|Matthew Henry's Concise Commentary|
21:12-21 God, who by his providence gives and maintains life, by his law protects it. A wilful murderer shall be taken even from God's altar. But God provided cities of refuge to protect those whose unhappiness it was, and not their fault, to cause the death of another; for such as by accident, when a man is doing a lawful act, without intent of hurt, happens to kill another. Let children hear the sentence of God's word upon the ungrateful and disobedient; and remember that God will certainly requite it, if they have ever cursed their parents, even in their hearts, or have lifted up their hands against them, except they repent, and flee for refuge to the Saviour. And let parents hence learn to be very careful in training up their children, setting them a good example, especially in the government of their passions, and in praying for them; taking heed not to provoke them to wrath. Through poverty the Israelites sometimes sold themselves or their children; magistrates sold some persons for their crimes, and creditors were in some cases allowed to sell their debtors who could not pay. But man-stealing, the object of which is to force another into slavery, is ranked in the New Testament with the greatest crimes. Care is here taken, that satisfaction be made for hurt done to a person, though death do not follow. The gospel teaches masters to forbear, and to moderate threatenings, Eph 6:9, considering with Job, What shall I do, when God riseth up? Job 31:13,14.
Verses 20, 21. - Homicide of slaves. In most ancient states the slave was the absolute property of his master, and might be ill-used to any extent, even killed, without the law in any way interfering. It is said that the state of things was different in Egypt (Kalisch); but we have scarcely sufficient evidence on the point to be certain that the slave enjoyed there any real and efficient protection. At Athens, beyond a doubt, the law protected the life of the slave; and a very moderate amount of ill-treatment entitled a slave to bring an action. At Rome, on the contrary, "the master could treat the slave as he pleased, could sell him, punish him, and put him to death" (Dict. of Greek & Roman Antiq. p. 1036). And this was the ordinary state of the law, particularly in Oriental countries. The Mosaic legislation must be regarded as having greatly ameliorated the condition of the native slave population. Hebrew bondmen it placed nearly upon a par with hired servants (Leviticus 25:40); foreign slaves, whether prisoners taken in war, or persons bought in the market, it protected to a very great extent. By the law given in verses 26, 27, it largely controlled the brutality of masters, who had to emancipate their slaves if they did them any serious injury. By the law laid down in verse 20, it gave their lives the same protection, or nearly the same, as the lives of freemen. "Smiting "was allowed as a discipline, without which slavery cannot exist; but such smiting as resulted in death was, as a general rule, punishable like any other homicide. The only exception was, if the slave did not die for some days (ver. 21). In that case the master was considered not to have intended the slave' s death, and to be sufficiently punished by the loss of his property. Verse 20. - If a man smite his servant, or his maid. "Maids" would commonly be chastised by their mistress, or by an upper servant acting under the mistress' s authority. "A man" here means "any one." With a rod. The rods wherewith Egyptian slaves were chastised appear upon the monuments. They were long canes, like those used by our schoolmasters. Under his hand. Criminals in the East are said often to die under the bastinado; and even in our own country there have been cases of soldiers dying under the lash. A special delicacy of the nervous system will make a punishment of the kind fatal to some, which would have been easily borne by others.

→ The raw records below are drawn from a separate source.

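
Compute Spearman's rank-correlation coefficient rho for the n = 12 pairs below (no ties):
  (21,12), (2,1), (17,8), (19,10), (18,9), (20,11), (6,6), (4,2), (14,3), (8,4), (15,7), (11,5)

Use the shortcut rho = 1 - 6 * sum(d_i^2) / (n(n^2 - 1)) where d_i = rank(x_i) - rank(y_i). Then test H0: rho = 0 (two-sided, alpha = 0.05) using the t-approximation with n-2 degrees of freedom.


Step 1: Rank x and y separately (midranks; no ties here).
rank(x): 21->12, 2->1, 17->8, 19->10, 18->9, 20->11, 6->3, 4->2, 14->6, 8->4, 15->7, 11->5
rank(y): 12->12, 1->1, 8->8, 10->10, 9->9, 11->11, 6->6, 2->2, 3->3, 4->4, 7->7, 5->5
Step 2: d_i = R_x(i) - R_y(i); compute d_i^2.
  (12-12)^2=0, (1-1)^2=0, (8-8)^2=0, (10-10)^2=0, (9-9)^2=0, (11-11)^2=0, (3-6)^2=9, (2-2)^2=0, (6-3)^2=9, (4-4)^2=0, (7-7)^2=0, (5-5)^2=0
sum(d^2) = 18.
Step 3: rho = 1 - 6*18 / (12*(12^2 - 1)) = 1 - 108/1716 = 0.937063.
Step 4: Under H0, t = rho * sqrt((n-2)/(1-rho^2)) = 8.4868 ~ t(10).
Step 5: Two-sided p-value from the t-distribution with 10 df = 0.000007.
Step 6: alpha = 0.05. reject H0.

rho = 0.9371, p = 0.000007, reject H0 at alpha = 0.05.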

Gill's Exposition of the Entire Bible
And if a man smite his servant or his maid with a rod,.... A Canaanitish servant or maid, as the Targum of Jonathan, and so Jarchi; and that only with a rod for the correction of them, and not with a sword or any such destroying weapon, which would seem as though he intended to kill, yet nevertheless:
and he die under his hand; immediately, while he is smiting or beating him or her, on the same day, as the above Targum interprets it:
he shall be surely punished; or condemned to the punishment of being slain with the sword, as the said Targum and Jarchi explain it: this law was made to deter masters from using severity and cruelty towards their servants.